Shifting the shape of leadership – internally and externally is the most significant struggle I witness in the people, teams and organizations I speak to and work with.

In Theory U,  Scharmer speaks about the social field which he describes as the totality and type of connections through which the participants of a given system (organization, community, family, social network) relate, converse, think and act.  When there is a shift in the social field, people connect with a deeper source of creativity and knowing and move beyond the patterns of the past.  When this happens it is a memorable moment.   It results in outcomes that include a heightened level of individual energy and awareness, a sustained deepening of one’s authenticity and personal presence and a clarified sense of direction as well as significant professional and personal accomplishment.  It is felt individually and collectively.  And it has been far too rare an occurrence in the past, sometimes because it feels elusive rather than something you can create or co-create with intentionality and sometimes because it almost doesn’t seem real.

What does it take to more permanently shift the social field?  Awareness.  Intentionality.  The willingness to hold the space for this to happen and emergence to occur.  Presence.  Things that now and in the past we often say we don’t have time for because the business at hand is too pressing. We need results!  Current leadership practices and organizational and social culture do not support creating the conditions to sense into and connect with future possibilities and this is the point of resistance and struggle in many organizations right now.  Individuals see it, sense it, come close to it, yearn for it and then the risk feels too great to step partially or fully into needed new leadership practices.

Scharmer says the essence of leadership is to shift the inner place from which we operate both individually and collectively.  It may well be the single most important leverage point for shifting the social field in this century.  This is enormously exciting to me as I am more and more boldly emphasizing growing capacity through self-awareness, personal and, dare I say, spiritual journey – however that shows up for people.

How can we learn to better sense and connect with future possibilities that are seeking to emerge? Presencing is one means of sensing, tuning in and acting from one’s highest future potential – the future that depends on us to bring it into being.  There are many avenues to presencing, individually and collectively.  A few of them: meditation, physical exercise like running, mindfulness in any activity including walking, connecting to nature, yoga, Aikido and Shamanic practice.  Any practice that requires us to activate a different source of intelligence: the intelligence of the heart, which gives us much greater capacity to listen into the emerging field of the future.

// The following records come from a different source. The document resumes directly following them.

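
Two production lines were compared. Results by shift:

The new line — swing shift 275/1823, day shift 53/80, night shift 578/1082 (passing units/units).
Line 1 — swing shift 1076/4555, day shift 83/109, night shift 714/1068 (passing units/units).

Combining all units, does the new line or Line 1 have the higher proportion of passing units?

Line 1

Swing shift: the new line 275/1823 = 15.1%, Line 1 1076/4555 = 23.6% → Line 1
Day shift: the new line 53/80 = 66.2%, Line 1 83/109 = 76.1% → Line 1
Night shift: the new line 578/1082 = 53.4%, Line 1 714/1068 = 66.9% → Line 1
Overall: the new line 906/2985 = 30.4%, Line 1 1873/5732 = 32.7% → Line 1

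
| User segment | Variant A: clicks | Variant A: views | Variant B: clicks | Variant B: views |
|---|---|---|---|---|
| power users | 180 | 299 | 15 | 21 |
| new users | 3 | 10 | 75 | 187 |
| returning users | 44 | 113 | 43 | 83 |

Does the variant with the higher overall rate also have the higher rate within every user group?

Power users: Variant A 180/299 = 60.2%, Variant B 15/21 = 71.4% → Variant B
New users: Variant A 3/10 = 30.0%, Variant B 75/187 = 40.1% → Variant B
Returning users: Variant A 44/113 = 38.9%, Variant B 43/83 = 51.8% → Variant B
Overall: Variant A 227/422 = 53.8%, Variant B 133/291 = 45.7% → Variant A
Variant B wins each user group but Variant A wins overall — the comparison reverses. Variant B's views skew toward new users, which has a lower base rate.

No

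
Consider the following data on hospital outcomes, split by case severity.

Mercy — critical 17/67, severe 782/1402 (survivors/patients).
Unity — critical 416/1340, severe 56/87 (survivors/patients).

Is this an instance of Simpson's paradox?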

I know this experience of listening into the emerging field of the future.  It is what happens when I follow the energy flow of intuition around work, life and the things that matter most in my life and journey.  It is what happens when I am willing to let go and let come, when I can let go of attachment (or at a minimum identify it when it shows up) and surrender completely into what is wanting to happen (instead of trying to direct it or manage it).

Taking a note from Scharmer’s work on Theory U, I am immersing myself in this study and will start by observe, observe, observe, then retreat and reflect, then act in an instant.  I am deeply curious about the future I am sensing into and connecting with and what magic will emerge for me and others as I do so.